Филька остолбенел от неожиданности.
— Ты не понимаешь, — грустно отвечал отец, — у меня пацан растёт, он её любит, она — мать.
— Я буду любить его больше! — ещё жарче шептала женщина. — Что ты можешь ему дать в своём Киеве? Вырастет в подворотне. А у меня в Москве квартира, я кандидат наук, он будет как сыр в масле!
— Перестань, — тихо отвечал отец.
Неожиданно Филька почувствовал чьи-то ладони на своих ушах — это была Женька. Она потянула его в сторону от крыльца и тихо шепнула:
— А подслушивать — нехорошо!
Она утянула его в угол двора, к столу, за которым лишь несколько минут тому назад кипели невиданные дотоле Филькой страсти.
Они молча выкурили папироску на двоих, и Женька, усмехнувшись, спросила:
— Что? Смешно было?
Филька долго не мог подобрать правильный ответ, но потом определился:
— Красиво.
Девочка недоверчиво посмотрела на мальчугана, но ни капли фальши в его ответе не обнаружила. Она усмехнулась и добавила: — Спасибо, что хотел выручить. А что, было бы лучше, если бы я не разделась?

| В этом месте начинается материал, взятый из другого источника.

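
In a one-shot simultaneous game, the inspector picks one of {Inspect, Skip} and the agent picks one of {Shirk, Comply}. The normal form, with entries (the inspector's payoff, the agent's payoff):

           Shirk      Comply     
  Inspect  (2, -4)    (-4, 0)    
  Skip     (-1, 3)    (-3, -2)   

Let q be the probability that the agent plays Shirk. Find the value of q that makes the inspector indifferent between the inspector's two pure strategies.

q = 1/4

The inspector's indifference between Inspect and Skip determines the agent's mixing probability q:
  the inspector's payoff to Inspect: q·2 + (1−q)·(-4) = 6q - 4
  the inspector's payoff to Skip: q·(-1) + (1−q)·(-3) = 2q - 3
  6q - 4 = 2q - 3  ⇒  4q = 1  ⇒  q = 1/4.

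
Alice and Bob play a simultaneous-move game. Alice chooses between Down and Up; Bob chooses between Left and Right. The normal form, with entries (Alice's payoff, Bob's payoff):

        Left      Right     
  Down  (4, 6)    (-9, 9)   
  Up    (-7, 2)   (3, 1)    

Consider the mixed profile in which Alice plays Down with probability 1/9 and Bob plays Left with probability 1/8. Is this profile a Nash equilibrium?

No

Given Alice's mix p = 1/9, Bob's payoff from Left is 22/9 but from Right is 17/9. Bob strictly prefers Left, so Bob would not mix.
So the proposed profile is not a Nash equilibrium.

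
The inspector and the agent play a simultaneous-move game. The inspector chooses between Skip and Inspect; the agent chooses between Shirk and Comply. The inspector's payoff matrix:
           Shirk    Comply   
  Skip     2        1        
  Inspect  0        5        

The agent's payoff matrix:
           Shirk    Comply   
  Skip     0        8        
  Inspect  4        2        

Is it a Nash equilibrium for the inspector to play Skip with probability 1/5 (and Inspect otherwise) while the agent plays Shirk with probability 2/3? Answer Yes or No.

Yes

Check the agent's indifference given the inspector's mix p = 1/5:
  payoff from Shirk = 16/5; payoff from Comply = 16/5 — equal.
Check the inspector's indifference given the agent's mix q = 2/3:
  payoff from Skip = 5/3; payoff from Inspect = 5/3 — equal.
Both players are indifferent, so neither can profitably deviate.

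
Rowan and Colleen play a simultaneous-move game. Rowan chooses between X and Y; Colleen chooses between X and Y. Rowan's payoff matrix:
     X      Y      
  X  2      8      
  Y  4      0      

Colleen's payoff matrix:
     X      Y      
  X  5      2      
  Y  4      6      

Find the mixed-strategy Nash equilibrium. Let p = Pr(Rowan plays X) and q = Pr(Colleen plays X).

In a mixed equilibrium Colleen is indifferent between X and Y; this condition fixes p.
  Colleen's expected payoff from X: p·5 + (1−p)·4 = p + 4
  Colleen's expected payoff from Y: p·2 + (1−p)·6 = -4p + 6
  p + 4 = -4p + 6  ⇒  5p = 2  ⇒  p = 2/5.
Rowan's indifference between X and Y determines Colleen's mixing probability q:
  Rowan's expected payoff from X: q·2 + (1−q)·8 = -6q + 8
  Rowan's expected payoff from Y: q·4 + (1−q)·0 = 4q
  -6q + 8 = 4q  ⇒  -10q = -8  ⇒  q = 4/5.

p = 2/5, q = 4/5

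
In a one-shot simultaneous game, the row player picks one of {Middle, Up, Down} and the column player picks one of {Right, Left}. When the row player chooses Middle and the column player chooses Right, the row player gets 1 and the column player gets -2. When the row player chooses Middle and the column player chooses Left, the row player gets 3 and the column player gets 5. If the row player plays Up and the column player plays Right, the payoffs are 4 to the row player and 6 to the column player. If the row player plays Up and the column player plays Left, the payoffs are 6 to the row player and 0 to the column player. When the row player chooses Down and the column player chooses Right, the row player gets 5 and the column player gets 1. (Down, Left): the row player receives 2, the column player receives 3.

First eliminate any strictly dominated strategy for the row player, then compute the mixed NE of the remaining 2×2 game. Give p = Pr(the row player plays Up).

The row player's strategy Middle is strictly dominated by Up: 4 > 1 and 6 > 3. Eliminate Middle.
The column player's indifference between Right and Left determines the row player's mixing probability p:
  the column player's expected payoff from Right: p·6 + (1−p)·1 = 5p + 1
  the column player's expected payoff from Left: p·0 + (1−p)·3 = -3p + 3
  5p + 1 = -3p + 3  ⇒  8p = 2  ⇒  p = 1/4.

p = 1/4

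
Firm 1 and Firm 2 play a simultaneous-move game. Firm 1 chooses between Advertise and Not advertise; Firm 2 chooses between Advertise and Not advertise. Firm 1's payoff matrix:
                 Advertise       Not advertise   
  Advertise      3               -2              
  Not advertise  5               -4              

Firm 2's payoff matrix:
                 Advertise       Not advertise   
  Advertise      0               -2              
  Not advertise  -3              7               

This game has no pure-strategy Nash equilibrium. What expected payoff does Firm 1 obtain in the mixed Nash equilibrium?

1/2

For Firm 1 to be willing to mix, Firm 1 must be indifferent between Advertise and Not advertise, which pins down Firm 2's mix.
  Firm 1's payoff from Advertise: q·3 + (1−q)·(-2) = 5q - 2
  Firm 1's payoff from Not advertise: q·5 + (1−q)·(-4) = 9q - 4
  5q - 2 = 9q - 4  ⇒  -4q = -2  ⇒  q = 1/2.
At equilibrium Firm 1 is indifferent across rows, so Firm 1's payoff equals the payoff from Advertise: (1/2)·3 + (1/2)·(-2) = 1/2.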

Врать не было никакого смысла.
— Хуже, — шепнул Филька.
Её рука крепко ухватила его вспотевшую от волнения ладонь, он почувствовал под рукой твёрдый бугорок, и горячая волна пронеслась в Филькиной голове. Он непроизвольно потянулся к Женьке, а она сама придвинула грудь к его лицу. Солёные волны Чёрного моря хлестнули его по губам.
Фильку бил мелкий озноб, и ему хотелось наброситься на Женьку, чтобы ощутить вновь это ни с чем не сравнимое чувство, чтобы повторить его ещё, ещё и ещё.
Женька предусмотрительно вскочила на ноги и, чмокнув Фильку в щеку, убежала.
Она не показывалась во дворе несколько дней и лишь за полчаса до Филькиного отъезда выглянула из своего окна и помахала ему рукой, а затем появилась на крыльце рядом с двумя москвичками. Одна из подружек плакала, вторая утешала её, как могла, а папа никак не мог застегнуть чемодан и чертыхался.